Liposomes have been widely used in drug delivery, drug targeting, controlled release and solubility enhancement. However, the main limitation of the widespread use of this universal drug delivery system is its instability. Therefore, the successful introduction of liposome formulations depends on a rigorous stability study. Liposome stability test using effective and reliable research techniques is important.
The stability of liposomes is the major consideration in the production and administration of liposomes: from process to storage and delivery. Stable drug formulations maintain their physical integrity and do not adversely affect the chemical integrity of active ingredients during their life cycle. The stability study must include a description of the product characteristics and another part concerning the stability of the product during storage.

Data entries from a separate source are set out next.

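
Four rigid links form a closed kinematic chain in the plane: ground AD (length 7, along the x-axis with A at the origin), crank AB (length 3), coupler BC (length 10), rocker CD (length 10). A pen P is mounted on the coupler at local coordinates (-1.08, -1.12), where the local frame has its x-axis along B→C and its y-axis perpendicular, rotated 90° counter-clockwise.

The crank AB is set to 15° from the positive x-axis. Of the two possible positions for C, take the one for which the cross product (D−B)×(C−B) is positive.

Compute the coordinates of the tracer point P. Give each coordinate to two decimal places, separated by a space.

3.51 -0.65

A=(0,0), D=(7.00,0)
B = A + 3.00·(cos15°, sin15°) = (2.8978, 0.7765)
|BD| = 4.1751
circle(B,10.00) ∩ circle(D,10.00): a=2.0875, h=9.7797
  candidates: C₊=(6.7677,9.9973) cross=40.831; C₋=(3.1301,-9.2208) cross=-40.831
  mode + wants cross > 0 → take C=(6.7677,9.9973) (cross=40.831)
ex = (C−B)/|BC| = (0.3870,0.9221); ey = (-0.9221,0.3870)
P = B + -1.08·ex + -1.12·ey = (3.5126,-0.6528)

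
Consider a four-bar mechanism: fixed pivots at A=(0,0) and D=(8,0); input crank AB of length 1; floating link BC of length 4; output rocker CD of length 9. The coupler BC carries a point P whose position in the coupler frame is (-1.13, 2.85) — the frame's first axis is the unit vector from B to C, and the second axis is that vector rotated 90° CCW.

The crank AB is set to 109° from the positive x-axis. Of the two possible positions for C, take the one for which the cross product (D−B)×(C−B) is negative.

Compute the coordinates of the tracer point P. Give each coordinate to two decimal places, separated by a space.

2.56 1.97

A=(0,0), D=(8.00,0)
B = A + 1.00·(cos109°, sin109°) = (-0.3256, 0.9455)
|BD| = 8.3791
circle(B,4.00) ∩ circle(D,9.00): a=0.3108, h=3.9879
  candidates: C₊=(0.4333,4.8729) cross=33.415; C₋=(-0.4667,-3.0520) cross=-33.415
  mode - wants cross < 0 → take C=(-0.4667,-3.0520) (cross=-33.415)
ex = (C−B)/|BC| = (-0.0353,-0.9994); ey = (0.9994,-0.0353)
P = B + -1.13·ex + 2.85·ey = (2.5625,1.9742)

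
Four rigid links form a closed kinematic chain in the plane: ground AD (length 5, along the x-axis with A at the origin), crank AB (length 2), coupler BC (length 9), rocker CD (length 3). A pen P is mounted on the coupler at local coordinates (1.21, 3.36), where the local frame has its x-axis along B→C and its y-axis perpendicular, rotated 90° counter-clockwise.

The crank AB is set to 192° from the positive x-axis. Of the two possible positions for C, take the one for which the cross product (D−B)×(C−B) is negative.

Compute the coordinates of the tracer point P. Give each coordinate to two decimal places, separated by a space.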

The stability of liposomes can be subdivided into interrelated physical, chemical, and biological stability. In general, the shelf-life stability of liposomes depends on physical and chemical stability (uniformity in size distribution and encapsulation efficiency and minimal degradation of all compounds).
-Physical stability
Liposomes stability is affected by many factors, such as size and integrity, the amount of charge, and unsaturated fatty acid groups. Defects in the lattice structure can lead to liposome fusion, aggregation, and leakage of contained drugs during storage. Therefore, the stability test should include the change in particle size, zeta potential, and integrity.
The particle size of all liposome preparations is not uniform, and the average particle size distribution of liposomes varies with storage time. Liposomes tend to fuse and grow into larger vesicles, which is a thermodynamically more favorable state. The fusion and rupture of liposomes during storage is also a key problem leading to drug leakage from vesicles. Therefore, particle morphology and size distribution are important parameters to evaluate physical stability.
-Chemical stability
Chemical stability is affected by the liposome preparation process and the storage conditions such as pH, temperature, oxygen, and light. Phospholipid oxidation and hydrolysis, phospholipid denaturation, leaks, and toxicity fundamentally cause liposome instability.

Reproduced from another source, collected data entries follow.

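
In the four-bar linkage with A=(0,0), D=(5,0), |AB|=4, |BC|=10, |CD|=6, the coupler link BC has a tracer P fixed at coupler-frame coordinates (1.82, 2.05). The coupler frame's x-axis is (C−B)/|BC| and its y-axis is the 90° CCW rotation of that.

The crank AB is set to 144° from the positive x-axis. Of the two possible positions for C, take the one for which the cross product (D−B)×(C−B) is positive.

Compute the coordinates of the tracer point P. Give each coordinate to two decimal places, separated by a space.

A=(0,0), D=(5.00,0)
B = A + 4.00·(cos144°, sin144°) = (-3.2361, 2.3511)
|BD| = 8.5651
circle(B,10.00) ∩ circle(D,6.00): a=8.0186, h=5.9751
  candidates: C₊=(6.1147,5.8955) cross=51.177; C₋=(2.8344,-5.5955) cross=-51.177
  mode + wants cross > 0 → take C=(6.1147,5.8955) (cross=51.177)
ex = (C−B)/|BC| = (0.9351,0.3544); ey = (-0.3544,0.9351)
P = B + 1.82·ex + 2.05·ey = (-2.2608,4.9131)

-2.26 4.91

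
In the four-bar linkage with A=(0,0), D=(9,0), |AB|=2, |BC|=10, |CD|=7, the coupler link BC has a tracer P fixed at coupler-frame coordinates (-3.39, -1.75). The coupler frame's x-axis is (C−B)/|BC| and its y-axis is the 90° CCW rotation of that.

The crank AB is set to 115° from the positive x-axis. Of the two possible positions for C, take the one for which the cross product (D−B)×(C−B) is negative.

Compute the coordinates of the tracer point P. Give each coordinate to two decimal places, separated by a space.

A=(0,0), D=(9.00,0)
B = A + 2.00·(cos115°, sin115°) = (-0.8452, 1.8126)
|BD| = 10.0107
circle(B,10.00) ∩ circle(D,7.00): a=7.5526, h=6.5542
  candidates: C₊=(7.7693,6.8910) cross=65.612; C₋=(5.3958,-6.0008) cross=-65.612
  mode - wants cross < 0 → take C=(5.3958,-6.0008) (cross=-65.612)
ex = (C−B)/|BC| = (0.6241,-0.7813); ey = (0.7813,0.6241)
P = B + -3.39·ex + -1.75·ey = (-4.3283,3.3692)

-4.33 3.37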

The main component of liposome formulations is lipids, which are derived from natural and/or synthetic phospholipid sources containing unsaturated fatty acids that are known to undergo oxidation reactions. Therefore, it is necessary to develop a stability program to evaluate the chemical integrity of the drug over a period of time. There are many ways to monitor lipid degradation. For example, thin-layer chromatography (TLC) can be used to measure the purity and concentration of lipids.
-Biological stability
Proteins, degrading enzymes, immune system, and even blood flow in the body can interrupt liposome stability. In vivo and in vitro evaluation of liposome biological factors is important for the preparation and optimization of liposomes, and even more during clinical applications.
Most therapeutic liposomes are non-intestinal products and must be sterilized to remove microbial contamination from the products. Therefore, it is very important to control the microbial stability of liposome formulations.